Iris Dataset
The classic Fisher's Iris dataset (1936) for classification tasks.
Overview
- Samples: 150 (all embedded)
- Features: 4 numeric measurements
- Classes: 3 species (setosa, versicolor, virginica)
- Task: Multi-class classification
Loading
use alimentar::datasets::{iris, CanonicalDataset};
let dataset = iris()?;
assert_eq!(dataset.len(), 150);
assert_eq!(dataset.num_features(), 4);
assert_eq!(dataset.num_classes(), 3);
Schema
| Column | Type | Description |
|---|---|---|
| sepal_length | f64 | Sepal length (cm) |
| sepal_width | f64 | Sepal width (cm) |
| petal_length | f64 | Petal length (cm) |
| petal_width | f64 | Petal width (cm) |
| species | string | "setosa", "versicolor", "virginica" |
Feature Access
let dataset = iris()?;
// Get feature names
let names = dataset.feature_names();
// ["sepal_length", "sepal_width", "petal_length", "petal_width"]
// Extract features only (no labels)
let features = dataset.features()?;
assert_eq!(features.schema().fields().len(), 4);
Label Access
let dataset = iris()?;
// String labels
let labels = dataset.labels();
// ["setosa", "setosa", ..., "virginica"]

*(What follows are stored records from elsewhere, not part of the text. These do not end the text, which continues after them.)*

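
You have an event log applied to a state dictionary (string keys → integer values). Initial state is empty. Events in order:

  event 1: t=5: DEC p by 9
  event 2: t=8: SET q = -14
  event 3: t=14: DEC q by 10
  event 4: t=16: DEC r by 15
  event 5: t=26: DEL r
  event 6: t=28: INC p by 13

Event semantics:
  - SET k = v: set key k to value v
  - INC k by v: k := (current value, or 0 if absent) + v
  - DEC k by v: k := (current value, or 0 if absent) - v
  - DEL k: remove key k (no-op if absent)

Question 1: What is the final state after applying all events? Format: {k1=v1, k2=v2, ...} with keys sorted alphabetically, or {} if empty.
Answer: {p=4, q=-24}

Derivation:
  after event 1 (t=5: DEC p by 9): {p=-9}
  after event 2 (t=8: SET q = -14): {p=-9, q=-14}
  after event 3 (t=14: DEC q by 10): {p=-9, q=-24}
  after event 4 (t=16: DEC r by 15): {p=-9, q=-24, r=-15}
  after event 5 (t=26: DEL r): {p=-9, q=-24}
  after event 6 (t=28: INC p by 13): {p=4, q=-24}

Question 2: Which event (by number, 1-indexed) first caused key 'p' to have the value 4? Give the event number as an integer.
Looking for first event where p becomes 4:
  event 1: p = -9
  event 2: p = -9
  event 3: p = -9
  event 4: p = -9
  event 5: p = -9
  event 6: p -9 -> 4  <-- first match

Answer: 6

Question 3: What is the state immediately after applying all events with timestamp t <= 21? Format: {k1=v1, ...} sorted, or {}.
Apply events with t <= 21 (4 events):
  after event 1 (t=5: DEC p by 9): {p=-9}
  after event 2 (t=8: SET q = -14): {p=-9, q=-14}
  after event 3 (t=14: DEC q by 10): {p=-9, q=-24}
  after event 4 (t=16: DEC r by 15): {p=-9, q=-24, r=-15}

Answer: {p=-9, q=-24, r=-15}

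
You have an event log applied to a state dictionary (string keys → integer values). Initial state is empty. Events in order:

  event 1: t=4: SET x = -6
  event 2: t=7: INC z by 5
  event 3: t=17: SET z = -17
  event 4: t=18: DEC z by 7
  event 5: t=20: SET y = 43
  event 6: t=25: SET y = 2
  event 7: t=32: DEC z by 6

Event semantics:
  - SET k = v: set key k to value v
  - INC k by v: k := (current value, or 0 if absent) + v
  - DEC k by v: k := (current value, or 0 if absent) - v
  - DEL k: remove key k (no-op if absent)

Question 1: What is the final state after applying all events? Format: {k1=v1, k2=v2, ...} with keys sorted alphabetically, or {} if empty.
Answer: {x=-6, y=2, z=-30}

Derivation:
  after event 1 (t=4: SET x = -6): {x=-6}
  after event 2 (t=7: INC z by 5): {x=-6, z=5}
  after event 3 (t=17: SET z = -17): {x=-6, z=-17}
  after event 4 (t=18: DEC z by 7): {x=-6, z=-24}
  after event 5 (t=20: SET y = 43): {x=-6, y=43, z=-24}
  after event 6 (t=25: SET y = 2): {x=-6, y=2, z=-24}
  after event 7 (t=32: DEC z by 6): {x=-6, y=2, z=-30}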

// Numeric labels (0, 1, 2)
let numeric = dataset.labels_numeric();
// [0, 0, ..., 2]
Class Distribution
The dataset is perfectly balanced:
| Class | Label | Count |
|---|---|---|
| setosa | 0 | 50 |
| versicolor | 1 | 50 |
| virginica | 2 | 50 |
Example: Simple Classification
use alimentar::datasets::{iris, CanonicalDataset};
use alimentar::DataLoader;
let dataset = iris()?;
let features = dataset.features()?;
let labels = dataset.labels_numeric();
// Create batched loader
let loader = DataLoader::new(features)
.batch_size(32)
.shuffle(true);
for batch in loader {
println!("Batch: {} rows", batch.num_rows());
}
Reference
Fisher, R.A. (1936). "The use of multiple measurements in taxonomic problems." Annals of Eugenics, 7(2), 179-188.